Search code examples
couchdb

CouchDB design view not returning all the records older than N seconds


I'm experiencing a problem using CouchDB design which should return records older than 5 seconds based on created property of documents. The documents are continuously added to the mydb database.

For some reason the documents with lesser created date than current date - 5 seconds are not returned.

This is how I add a document:

...
timestamp==$(echo $(( $(date +%s) * 1000 )))
...
curl -X POST -H "Content-Type: application/json" -d "{\"created\": ${timestamp}}" http://localhost:5984/mydb -u "admin:YOURPASSWORD" 

How I query using the view:

curl -X GET -u "admin:YOURPASSWORD" "http://localhost:5984/mydb/_design/nonce/_view/older_than?limit=100"

If added just a few documents, then things work ok, but repeatedly doing so it doesn't returned expected number of records.

Any ideas what I might be doing wrong?

Here is the example project specifically created to learn what I'm doing wrong on GitHub (above examples automated and a corresponding GO method that should delete returned records:

https://github.com/igorrendulic/couchdb-test


Solution

  • It is key to understand that the emit function is invoked during indexing of a document at creation or update time rather than at query time.

    The emit function

    function(doc) 
    { 
        var now = Date.now() - (5 * 1000);
        if (doc.created < now) {
            emit(doc.created, doc._rev); 
        }
    }
    

    Is subtracting 5 seconds from the document's created field (notably assuming that field exists) and indexing the value, which does not seem useful.

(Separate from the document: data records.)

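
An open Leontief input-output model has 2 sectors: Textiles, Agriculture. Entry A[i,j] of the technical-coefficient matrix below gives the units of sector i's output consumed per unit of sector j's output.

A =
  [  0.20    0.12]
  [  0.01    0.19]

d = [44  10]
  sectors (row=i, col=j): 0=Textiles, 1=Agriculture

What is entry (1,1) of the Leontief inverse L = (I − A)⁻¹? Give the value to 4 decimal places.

L[1,1] = 1.2369

Form M = I − A:
  [  0.80   -0.12]
  [ -0.01    0.81]
Leontief inverse L = M⁻¹:
  [  1.2523    0.1855]
  [  0.0155    1.2369]
Total output x = L · d:
  x_0 = 1.2523·44 + 0.1855·10 = 56.9573
  x_1 = 0.0155·44 + 1.2369·10 = 13.0489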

    If the solution is to return the most recent documents that have a created field value that is 5 or more seconds less than current time, then this simple emit will suffice (and may provide more utility for other queries)

    function(doc) 
    {    
        if (doc.created) {
            emit(doc.created, doc._rev); 
        }
    }
    

    CouchDB's collation specification result in smaller numeric values to be at the beginning of the index so the query needs to reverse the sort and provide the desired window of time, say in this case current time less 5 seconds:

    ?descending=true&start_key={epoch_time_ms}&limit=100
    

    That query will return up to 100 documents with created less than or equal to epoch_time_ms with the most recent document first in the result set.

    I must add, storing the _rev seems nebulous as that information can be gained from the result document.